A royal send off from Kolkata. Nizam's annexe, VIP Road, Kolkata

It is not unknown for flights out of Kolkata to smell of rose water, meat, garam masala or even fish.

For emigrants from Kolkata, or Probashis as we are known, often carry back rolls, biriyani, mishti (sweets) or even frozen raw fish back to our adopted hometowns. I have done the rounds too. Mishti for office folks, prawns cooked by Mom for K, rolls and biriyanis packed from Bedwin,  or Zeeshan on the way to the airport, loads of Mukhorochak dalmut,  pastries from Flurys and Kookie Jar  and yes, I confess, even frozen fish.
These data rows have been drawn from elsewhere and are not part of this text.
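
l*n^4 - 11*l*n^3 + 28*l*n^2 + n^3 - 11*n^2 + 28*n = n*(n - 7)*(n - 4)*(l*n + 1)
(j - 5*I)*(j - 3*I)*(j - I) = j^3 - 9*I*j^2 - 23*j + 15*I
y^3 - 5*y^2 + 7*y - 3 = (y - 3)*(y - 1)^2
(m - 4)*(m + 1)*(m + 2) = m^3 - m^2 - 10*m - 8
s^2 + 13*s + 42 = (s + 6)*(s + 7)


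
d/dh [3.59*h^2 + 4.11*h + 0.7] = 7.18*h + 4.11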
Well, not so much these days after I have spent more than a decade outside. Since then I have discovered good fish markets close to home at Khar. There’s a Sweet Bengal at Bandra which I am fairly OK with. And now that Hangla’s has opened here, I have a decent roll and biriyani option too. Yes, they are more expensive but have you seen the cost of a ticket to Calcutta?
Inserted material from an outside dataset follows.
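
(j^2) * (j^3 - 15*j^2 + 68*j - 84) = j^5 - 15*j^4 + 68*j^3 - 84*j^2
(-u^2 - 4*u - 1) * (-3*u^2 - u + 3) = 3*u^4 + 13*u^3 + 4*u^2 - 11*u - 3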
So I was driving to the Kolkata airport in a cab. It was Sunday. Traffic was less and we took the good old VIP Road instead of the circuitous but zoom down new Rajarhat Road. I had dozed off. I suddenly opened my eyes I saw a shop which said Nizams to my left with VIP Sweets to the right. I stopped the cab and walked back. Yes, it was a franchise of the famous Nizam’s of Kolkata’s New Market. The place where Kolkata’s legendary kathi rolls were apparently invented.

I walked in found out that the biriyani prepared in the central kitchen was ready. I picked up some for me. And mutton rolls for the Missus back home. With fried onions and chopped green chillies the way K likes her rolls.

I took out my camera and an impromptu photo shoot followed. It was almost as if the food Gods of Kolkata had come out to bid me farewell. I told the owner that I was planning to take the food by flight to Mumbai. He said that his rolls were often delivered to air hostesses at the airport. Let me know if you figure out the connection.

I chatted with the cooks as they took out the biriyani and clicked away as they made the seductive looking rolls. They were tickled to see me pack the stuff to take to Mumbai. “You can make these at home”, said the guy who made the rolls. I said that I did make chicken rolls with packaged  frozen parathas at home. “But how do you make the biriyani at home?” I said. He looked at me and nodded sagely and sadly.

I got into the cab with my loot just as I heard the radio commentator say that Tendulkar had reached his century in the World Cup match against England

I then headed to the Kolkata airport which for long has been the most clogged airports around. It took me close to an hour to get security checked. A thing to keep in mind if you stop to buy rolls. And the fact that you are likely to miss Nizam’s if you take the Rajarhat Connector which cabbies love.

How did the food stay? Well the rolls tasted fantastic when we heated them in the microwave. The biriyani was good though a bit too dry for my tastes these days. At the risk of turning off fellow Bongs I must say that I prefer the Lucknowi Biriyani of Kakori House or Peshawari or the mutton pulaos of Parsi weddings which are slightly more luscious and have more meat in comparison to the Kolkata ones now. And yes, Hangla’s was of similar quality to this. Lot more expensive than Nizam’s of course.

But then hey, when was food just about food?

I had got a piece of home back home after all.